Par contre, l'obligation que certains voudraient imposer à M. Péladeau de vendre tous ses intérêts dans Québecor n'est guère plausible et se bute à des obstacles bien réels.

Selon nous, la solution passe par un réarrangement de la structure de capital et de propriété de Québecor Média et de ses filiales. Rappelons que Québecor devient, année après année, une entreprise de télécommunications (plus de 90 % des flux monétaires) ; le secteur des médias écrits et audiovisuels compte ces dernières années pour moins de 22 % des revenus et seulement 3 % du bénéfice d'exploitation.

Voici donc les grandes lignes de notre solution : 

• Dans un premier temps, il conviendrait de regrouper les quotidiens, les magazines et TVA dans Groupe TVA, une entité déjà cotée en Bourse dont Québecor Média détient 68,4 % de participation économique (et 99,9 % des droits de vote).

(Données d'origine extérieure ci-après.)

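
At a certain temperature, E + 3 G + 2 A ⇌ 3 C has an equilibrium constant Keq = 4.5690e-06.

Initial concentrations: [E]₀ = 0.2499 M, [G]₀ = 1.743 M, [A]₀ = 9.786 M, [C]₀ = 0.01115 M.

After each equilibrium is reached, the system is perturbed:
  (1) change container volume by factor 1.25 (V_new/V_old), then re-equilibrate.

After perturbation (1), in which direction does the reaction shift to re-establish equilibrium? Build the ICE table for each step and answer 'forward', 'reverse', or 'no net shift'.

Direction: reverse

Q₀ = 1.0938e-08 vs Keq = 4.5690e-06 ⇒ Q<K, forward
Step 1:
                  E         G         A         C
  Initial    0.2499     1.743     9.786   0.01115
  Change   -0.02212  -0.06635  -0.04423   0.06635
  Equil      0.2278     1.677     9.742    0.0775
  solve Keq expr → x = 0.02212; check Q = 4.5690e-06
Then change container volume by factor 1.25 (V_new/V_old).
Step 2:
                  E         G         A         C
  Initial    0.1822     1.341     7.793     0.062
  Change   0.003863   0.01159  0.007725  -0.01159
  Equil      0.1861     1.353     7.801   0.05041
  solve Keq expr → x = -0.003863; check Q = 4.5690e-06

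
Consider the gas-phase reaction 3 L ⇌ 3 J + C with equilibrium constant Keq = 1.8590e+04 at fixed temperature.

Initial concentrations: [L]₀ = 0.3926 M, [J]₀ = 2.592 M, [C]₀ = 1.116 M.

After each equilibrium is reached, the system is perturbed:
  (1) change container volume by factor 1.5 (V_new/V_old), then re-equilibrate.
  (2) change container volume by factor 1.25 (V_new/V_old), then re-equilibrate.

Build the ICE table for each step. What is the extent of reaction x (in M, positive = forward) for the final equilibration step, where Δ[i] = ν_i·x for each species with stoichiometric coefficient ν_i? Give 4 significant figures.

Q₀ = 321.2 vs Keq = 1.8590e+04 ⇒ Q<K, forward
Step 1:
                    L           J           C
  I            0.3926       2.592       1.116
  C           -0.2772      0.2772     0.09241
  E            0.1154       2.869       1.208
  solve Keq expr → x = 0.09241; check Q = 1.8590e+04
Then change container volume by factor 1.5 (V_new/V_old).
Step 2:
                    L           J           C
  I           0.07691       1.913      0.8056
  C         -0.009309    0.009309    0.003103
  E            0.0676       1.922      0.8087
  solve Keq expr → x = 0.003103; check Q = 1.8590e+04
Then change container volume by factor 1.25 (V_new/V_old).
Step 3:
                    L           J           C
  I           0.05408       1.538       0.647
  C         -0.003723    0.003723    0.001241
  E           0.05036       1.541      0.6482
  solve Keq expr → x = 0.001241; check Q = 1.8590e+04

x = 0.001241 M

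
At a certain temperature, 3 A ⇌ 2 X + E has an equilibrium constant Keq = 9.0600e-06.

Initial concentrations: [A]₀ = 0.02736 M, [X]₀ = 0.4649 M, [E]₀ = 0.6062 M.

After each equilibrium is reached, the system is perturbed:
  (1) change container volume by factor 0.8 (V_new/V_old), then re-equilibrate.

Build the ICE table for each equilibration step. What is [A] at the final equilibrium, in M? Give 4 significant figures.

[A]_eq = 0.9003 M

Q₀ = 6397 vs Keq = 9.0600e-06 ⇒ Q>K, reverse
Step 1:
                  A         X         E
  init      0.02736    0.4649    0.6062
  Δ          0.6928   -0.4619   -0.2309
  eq         0.7202  0.003003    0.3753
  solve Keq expr → x = -0.2309; check Q = 9.0600e-06
Then change container volume by factor 0.8 (V_new/V_old).
Step 2:
                  A         X         E
  init       0.9003  0.003754    0.4691
  Δ               0         0         0
  eq         0.9003  0.003754    0.4691
  solve Keq expr → x = 0; check Q = 9.0600e-06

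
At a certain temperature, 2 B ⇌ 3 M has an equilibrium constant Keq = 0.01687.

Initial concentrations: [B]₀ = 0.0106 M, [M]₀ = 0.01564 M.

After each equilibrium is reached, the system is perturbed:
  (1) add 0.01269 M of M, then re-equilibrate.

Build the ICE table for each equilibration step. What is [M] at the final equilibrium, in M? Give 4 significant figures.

Q₀ = 0.03405 vs Keq = 0.01687 ⇒ Q>K, reverse
Step 1:
                   B          M
  I           0.0106    0.01564
  C         0.001443  -0.002165
  E          0.01204    0.01348
  solve Keq expr → x = -7.2162e-04; check Q = 0.01687
Then add 0.01269 M of M.
Step 2:
                   B          M
  I          0.01204    0.02617
  C         0.005778  -0.008667
  E          0.01782     0.0175
  solve Keq expr → x = -0.002889; check Q = 0.01687

[M]_eq = 0.0175 M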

Ce transfert devrait s'effectuer à la juste valeur marchande.

• Pour financer la transaction, Groupe TVA émettrait de nouvelles actions ou effectuerait un placement privé, de sorte que la participation économique de Québecor chuterait sous les 50 % ;

• Les droits de vote détenus par Québecor dans Groupe TVA devraient être ramenés au niveau de l'intérêt économique de Québecor.

• Le conseil d'administration de Groupe TVA inc. serait dorénavant composé d'une majorité de membres indépendants.

Conséquence de ces opérations, les journaux et stations de télévision seraient, en droit et en fait, hors de portée de l'influence de M. Péladeau. Celui-ci, par contre, pourrait conserver son statut d'actionnaire de contrôle d'un groupe industriel dans les secteurs des télécommunications, du sport, du loisir et du divertissement, etc. Pour ce type d'entreprises, la mise sur pied d'une fiducie sans droit de regard suffit pour protéger l'intérêt public.

Les opérations suggérées ici sont complexes à exécuter, mais ces difficultés sont un vil prix à payer pour écarter tout péril pour notre vie démocratique. De plus, dès que l'actionnaire de contrôle, M. Péladeau, annoncerait son intention de procéder à cette transformation de Québecor, les risques d'interventions, de conflits d'intérêts, de complaisance et d'autocensure seraient fortement atténués.

Si « Paris valait bien une messe », le Québec vaut bien la perte de contrôle d'une entreprise médiatique.